On the other hand, the South Korean right is probably just ideologically bankrupt. Although I would never question its loyalty, I'm sure it would murder to stay in power if an emergency presented itself. And the same for the left. No, what surprises me most about that cartoon is that it uses Rumsfeld to dramatize South Korea's party divisions. It almost screams the message, "Without Washington We Koreans Will Kill Each Other!"

I think this is an extremely perceptive observation, and I'm still chewing it over. His point about American isolationism is well taken: in my family, we'll have moments, while watching the news, where one of us will go, "You know, maybe we should just pull out of Location X. Let 'em deal with the problem themselves," only for another of us to reply, "It's too late; we're too plugged in." And the Infidel's last line rings very true to me: Koreans are insecure about losing their training wheels, but it really is high time for the training wheels to come off.

Moving over to Korean baseball...

Regarding Lee Seung-yeop's purported whininess, and the state of Korean sports journalism: my buddy Thomas St. John, who's a contributing writer to the Korea Times, wrote to me about the tabloid nature of Korean sports journalism, where bullshit often gets reported as fact. Over two emails, here's what he says:

[first email]

If I were getting all of my quotes from the tabloid
sports papers, I would think he is a whiny bitch also.

He has never said most of the things in print now and
even had to have a press confrence where he told
people not to believe anything that they do not hear
from [him] on the radio or actually see him say on TV.

Things will work out well for him but with all the
free agents coming out now and more on the 7th,
literally anything is possible. So many first basemen
[being] available is not helping things either.

Sure he wants his money but he knows that the KBO is
hardly known outside Korea and he is a no one in the
market. The sportswriters are making up things
LITERALLY. Lee has a million things on the table now
and all is about where he signs. Contract first and
all else will fall into place.

Can't go into more detail but it will be made clear
what he is doing and why he is doing it a few days
after he signs.

[second email]

Quoting a sports newspaper or any Korean paper for
that matter is like quoting the National Enquirer.
Literally that bad.
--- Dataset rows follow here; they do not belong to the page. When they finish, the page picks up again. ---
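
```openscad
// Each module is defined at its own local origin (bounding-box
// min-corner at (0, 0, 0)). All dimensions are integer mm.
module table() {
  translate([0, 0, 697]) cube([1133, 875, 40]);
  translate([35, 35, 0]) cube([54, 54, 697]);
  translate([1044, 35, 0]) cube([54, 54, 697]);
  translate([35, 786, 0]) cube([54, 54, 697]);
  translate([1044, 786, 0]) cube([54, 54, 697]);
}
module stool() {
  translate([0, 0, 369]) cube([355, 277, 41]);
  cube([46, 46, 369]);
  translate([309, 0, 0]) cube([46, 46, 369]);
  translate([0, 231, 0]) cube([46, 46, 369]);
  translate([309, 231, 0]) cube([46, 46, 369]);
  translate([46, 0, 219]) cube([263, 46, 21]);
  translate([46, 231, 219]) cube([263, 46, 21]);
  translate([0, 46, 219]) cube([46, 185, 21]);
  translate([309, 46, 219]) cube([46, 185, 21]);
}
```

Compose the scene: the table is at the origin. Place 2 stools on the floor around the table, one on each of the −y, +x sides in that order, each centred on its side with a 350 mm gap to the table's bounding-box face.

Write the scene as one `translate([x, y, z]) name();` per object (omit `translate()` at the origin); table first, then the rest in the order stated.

table();
translate([389, -627, 0]) stool();
translate([1483, 299, 0]) stool();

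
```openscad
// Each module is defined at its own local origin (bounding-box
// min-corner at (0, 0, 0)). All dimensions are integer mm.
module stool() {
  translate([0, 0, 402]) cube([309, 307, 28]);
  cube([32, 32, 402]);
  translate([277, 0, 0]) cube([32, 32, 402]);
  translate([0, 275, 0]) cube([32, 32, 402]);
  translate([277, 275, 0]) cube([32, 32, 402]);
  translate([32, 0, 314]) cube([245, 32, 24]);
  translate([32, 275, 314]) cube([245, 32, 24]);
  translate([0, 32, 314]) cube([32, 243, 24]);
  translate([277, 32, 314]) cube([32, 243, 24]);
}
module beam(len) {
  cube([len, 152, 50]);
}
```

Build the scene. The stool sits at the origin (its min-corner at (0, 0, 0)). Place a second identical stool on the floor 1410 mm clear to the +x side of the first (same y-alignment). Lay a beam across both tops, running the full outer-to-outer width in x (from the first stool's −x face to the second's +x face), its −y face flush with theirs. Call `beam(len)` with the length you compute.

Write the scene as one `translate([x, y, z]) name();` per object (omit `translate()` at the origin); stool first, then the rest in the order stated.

stool();
translate([1719, 0, 0]) stool();
translate([0, 0, 430]) beam(2028);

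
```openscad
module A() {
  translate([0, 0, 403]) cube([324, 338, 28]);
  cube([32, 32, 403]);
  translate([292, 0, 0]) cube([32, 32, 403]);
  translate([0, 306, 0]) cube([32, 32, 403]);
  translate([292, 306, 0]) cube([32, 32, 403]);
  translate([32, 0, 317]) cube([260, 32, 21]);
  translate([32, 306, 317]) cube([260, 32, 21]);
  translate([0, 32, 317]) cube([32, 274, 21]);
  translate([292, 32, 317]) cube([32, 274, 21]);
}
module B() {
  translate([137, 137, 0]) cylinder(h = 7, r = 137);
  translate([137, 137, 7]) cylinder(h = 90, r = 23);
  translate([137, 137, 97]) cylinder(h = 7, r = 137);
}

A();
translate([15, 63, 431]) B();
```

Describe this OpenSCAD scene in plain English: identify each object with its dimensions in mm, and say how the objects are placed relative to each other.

A is a four-legged stool. The seat is a 324×338×28 mm slab whose top surface is at z = 431 mm; four square legs, each 32×32 mm in cross-section, run from the floor (z = 0) to the underside of the seat, each flush with a corner of the seat. Four stretchers, 32 mm wide and 21 mm tall, connect adjacent legs with their undersides at z = 317 mm, each running between the inner faces of the legs it joins and aligned with the legs' outer faces on the other axis.

B is a spool: two coaxial disc flanges of radius 137 mm and thickness 7 mm, joined by a core cylinder of radius 23 mm and height 90 mm. The lower flange rests on z = 0 and the three cylinders share a vertical axis.

The spool is on top of the stool.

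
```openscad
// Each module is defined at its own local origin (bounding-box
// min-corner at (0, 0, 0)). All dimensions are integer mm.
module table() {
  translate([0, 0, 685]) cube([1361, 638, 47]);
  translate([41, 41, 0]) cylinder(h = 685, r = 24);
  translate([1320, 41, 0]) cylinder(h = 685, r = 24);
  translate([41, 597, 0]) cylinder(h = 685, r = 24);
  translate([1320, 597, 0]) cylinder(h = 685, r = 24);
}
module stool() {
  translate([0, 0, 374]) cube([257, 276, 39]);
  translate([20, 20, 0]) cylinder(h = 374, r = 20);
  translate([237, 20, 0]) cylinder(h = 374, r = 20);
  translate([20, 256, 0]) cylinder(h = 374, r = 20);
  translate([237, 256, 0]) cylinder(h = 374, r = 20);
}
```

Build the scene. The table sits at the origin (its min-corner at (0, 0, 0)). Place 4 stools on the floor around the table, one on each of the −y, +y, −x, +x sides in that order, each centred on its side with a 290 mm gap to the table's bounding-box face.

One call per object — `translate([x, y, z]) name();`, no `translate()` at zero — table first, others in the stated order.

table();
translate([552, -566, 0]) stool();
translate([552, 928, 0]) stool();
translate([-547, 181, 0]) stool();
translate([1651, 181, 0]) stool();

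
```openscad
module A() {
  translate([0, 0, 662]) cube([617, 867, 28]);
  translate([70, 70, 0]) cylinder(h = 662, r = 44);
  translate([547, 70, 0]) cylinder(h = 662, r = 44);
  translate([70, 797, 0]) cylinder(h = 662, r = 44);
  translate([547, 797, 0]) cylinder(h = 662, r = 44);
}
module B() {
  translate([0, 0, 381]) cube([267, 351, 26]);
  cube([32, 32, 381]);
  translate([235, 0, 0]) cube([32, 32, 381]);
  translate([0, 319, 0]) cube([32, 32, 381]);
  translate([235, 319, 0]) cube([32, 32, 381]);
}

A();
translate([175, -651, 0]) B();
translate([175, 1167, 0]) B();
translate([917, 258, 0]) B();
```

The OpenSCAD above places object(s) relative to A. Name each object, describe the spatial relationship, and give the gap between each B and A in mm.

A is a table. B is a stool. Three stools sit around the table at the −y, +y, +x sides. The gap between each stool and the table is 300 mm.

Each stool's nearest face is 300 mm from the table's bounding box.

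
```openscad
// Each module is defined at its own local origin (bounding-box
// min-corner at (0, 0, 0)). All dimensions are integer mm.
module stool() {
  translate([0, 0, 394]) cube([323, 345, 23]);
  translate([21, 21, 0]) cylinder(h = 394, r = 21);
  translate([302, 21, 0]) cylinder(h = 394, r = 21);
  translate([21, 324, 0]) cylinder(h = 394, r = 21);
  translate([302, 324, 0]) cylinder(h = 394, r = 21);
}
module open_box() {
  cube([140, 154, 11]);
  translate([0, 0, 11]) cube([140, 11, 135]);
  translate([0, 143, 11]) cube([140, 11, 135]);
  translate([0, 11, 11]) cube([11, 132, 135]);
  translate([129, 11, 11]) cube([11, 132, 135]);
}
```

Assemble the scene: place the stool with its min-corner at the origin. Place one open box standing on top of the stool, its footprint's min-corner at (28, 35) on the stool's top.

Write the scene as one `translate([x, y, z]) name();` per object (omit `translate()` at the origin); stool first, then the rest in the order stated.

stool();
translate([28, 35, 417]) open_box();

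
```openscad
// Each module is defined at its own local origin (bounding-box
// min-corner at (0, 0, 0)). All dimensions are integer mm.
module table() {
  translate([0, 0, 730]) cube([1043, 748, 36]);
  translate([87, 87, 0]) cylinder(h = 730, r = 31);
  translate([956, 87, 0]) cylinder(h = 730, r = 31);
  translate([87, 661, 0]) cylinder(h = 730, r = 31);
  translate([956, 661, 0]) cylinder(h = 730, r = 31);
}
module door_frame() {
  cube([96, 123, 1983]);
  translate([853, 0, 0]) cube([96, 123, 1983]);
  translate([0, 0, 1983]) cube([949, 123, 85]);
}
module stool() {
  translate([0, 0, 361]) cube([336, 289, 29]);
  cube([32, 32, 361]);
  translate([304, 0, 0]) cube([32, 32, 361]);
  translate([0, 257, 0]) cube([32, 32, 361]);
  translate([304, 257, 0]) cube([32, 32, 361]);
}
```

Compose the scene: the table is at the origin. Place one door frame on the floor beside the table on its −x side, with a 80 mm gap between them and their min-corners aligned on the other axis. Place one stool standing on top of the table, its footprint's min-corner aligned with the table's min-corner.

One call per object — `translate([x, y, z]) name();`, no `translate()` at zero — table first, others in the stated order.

table();
translate([-1029, 0, 0]) door_frame();
translate([0, 0, 766]) stool();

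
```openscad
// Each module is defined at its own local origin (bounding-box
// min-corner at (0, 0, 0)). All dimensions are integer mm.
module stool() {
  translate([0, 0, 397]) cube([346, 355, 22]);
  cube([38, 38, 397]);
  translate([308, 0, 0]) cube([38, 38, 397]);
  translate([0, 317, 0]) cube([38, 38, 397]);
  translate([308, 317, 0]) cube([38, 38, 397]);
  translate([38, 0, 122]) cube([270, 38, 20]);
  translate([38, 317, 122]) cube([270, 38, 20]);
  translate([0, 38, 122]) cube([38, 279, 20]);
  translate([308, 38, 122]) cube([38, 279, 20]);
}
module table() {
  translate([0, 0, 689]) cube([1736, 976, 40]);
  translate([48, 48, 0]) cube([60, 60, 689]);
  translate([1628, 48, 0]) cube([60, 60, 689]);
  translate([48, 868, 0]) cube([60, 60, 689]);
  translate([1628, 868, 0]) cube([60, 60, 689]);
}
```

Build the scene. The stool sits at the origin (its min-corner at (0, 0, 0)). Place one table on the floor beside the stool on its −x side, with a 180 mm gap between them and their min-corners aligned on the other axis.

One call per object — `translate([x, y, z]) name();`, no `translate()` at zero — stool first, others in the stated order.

stool();
translate([-1916, 0, 0]) table();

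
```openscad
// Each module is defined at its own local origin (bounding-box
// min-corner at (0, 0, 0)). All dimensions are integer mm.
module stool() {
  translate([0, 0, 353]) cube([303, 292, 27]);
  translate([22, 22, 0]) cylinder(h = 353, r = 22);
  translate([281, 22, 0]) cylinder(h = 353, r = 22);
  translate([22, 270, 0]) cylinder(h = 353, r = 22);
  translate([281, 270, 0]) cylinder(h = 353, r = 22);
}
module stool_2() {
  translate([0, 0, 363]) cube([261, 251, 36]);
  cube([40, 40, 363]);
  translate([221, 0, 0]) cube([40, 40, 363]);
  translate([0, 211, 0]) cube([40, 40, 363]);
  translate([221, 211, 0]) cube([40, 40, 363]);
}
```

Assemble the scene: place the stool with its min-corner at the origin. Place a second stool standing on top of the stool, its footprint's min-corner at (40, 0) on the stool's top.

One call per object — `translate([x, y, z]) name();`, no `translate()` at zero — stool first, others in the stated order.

stool();
translate([40, 0, 380]) stool_2();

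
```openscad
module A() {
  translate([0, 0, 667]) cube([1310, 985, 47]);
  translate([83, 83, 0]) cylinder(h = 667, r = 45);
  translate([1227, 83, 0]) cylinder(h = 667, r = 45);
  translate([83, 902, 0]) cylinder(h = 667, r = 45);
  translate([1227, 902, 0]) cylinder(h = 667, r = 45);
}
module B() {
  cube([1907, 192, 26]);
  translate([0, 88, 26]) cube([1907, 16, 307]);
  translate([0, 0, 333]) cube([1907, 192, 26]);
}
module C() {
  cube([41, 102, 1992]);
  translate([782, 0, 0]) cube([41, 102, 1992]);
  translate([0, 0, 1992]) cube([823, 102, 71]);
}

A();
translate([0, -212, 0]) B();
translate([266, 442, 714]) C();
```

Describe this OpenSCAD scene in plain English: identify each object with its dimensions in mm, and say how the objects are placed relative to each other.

A is a table: top 1310 mm (x) × 985 mm (y), 47 mm thick, upper face at z = 714 mm, on four round legs of 90 mm diameter, each leg's bounding box inset 38 mm from the nearest pair of top edges, running from z = 0 to the bottom of the top.

B is an I-beam lying along x, 1907 mm long. Overall section height 359 mm. Two flanges 192 mm wide (y) and 26 mm thick, one on the floor and one at the top; a web 16 mm thick runs between them, centred on the flange width.

C is a rectangular door frame: two vertical jambs of 41×102 mm section, 1992 mm tall, with a clear opening 741 mm wide between their inner faces. A header 71 mm tall and 102 mm deep lies on top of the jambs and spans the full outside width.

The I-beam is on the floor beside the table on its −y side. The door frame is on top of the table.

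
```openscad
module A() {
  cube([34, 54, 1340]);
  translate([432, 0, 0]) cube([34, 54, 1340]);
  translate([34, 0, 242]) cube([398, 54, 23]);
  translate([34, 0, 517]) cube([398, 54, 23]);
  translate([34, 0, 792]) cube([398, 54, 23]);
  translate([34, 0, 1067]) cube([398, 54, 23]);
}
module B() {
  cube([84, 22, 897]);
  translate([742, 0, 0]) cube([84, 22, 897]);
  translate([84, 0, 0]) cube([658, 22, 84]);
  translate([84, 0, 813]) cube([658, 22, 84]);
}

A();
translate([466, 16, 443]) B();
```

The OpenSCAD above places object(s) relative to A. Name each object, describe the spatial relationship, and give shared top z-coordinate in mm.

A is a ladder. B is a picture frame. The picture frame is beside the ladder with their tops flush at z = 1340. The shared top z-coordinate is 1340 mm.

Both tops at z = 1340 mm.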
Real papers like Chosun Ilbo get
their sports from these dorks also.

US MLB writers get their info from the translated

That is why things are so fucked up now.

Every reporter is getting in the way here. It is the
usual thing where every younger Korean is EVERYONE's
son or daughter and they feel like they must say
their piece. Some, unfortunately, have a newspaper
column to do this and the 'editor' NEVER checks a
single story for accuracy. I have been told this by
reporters personally. That is how they get away with

I don't know what this adds or subtracts to issues bouncing among Koreabloggers, but there ya' go.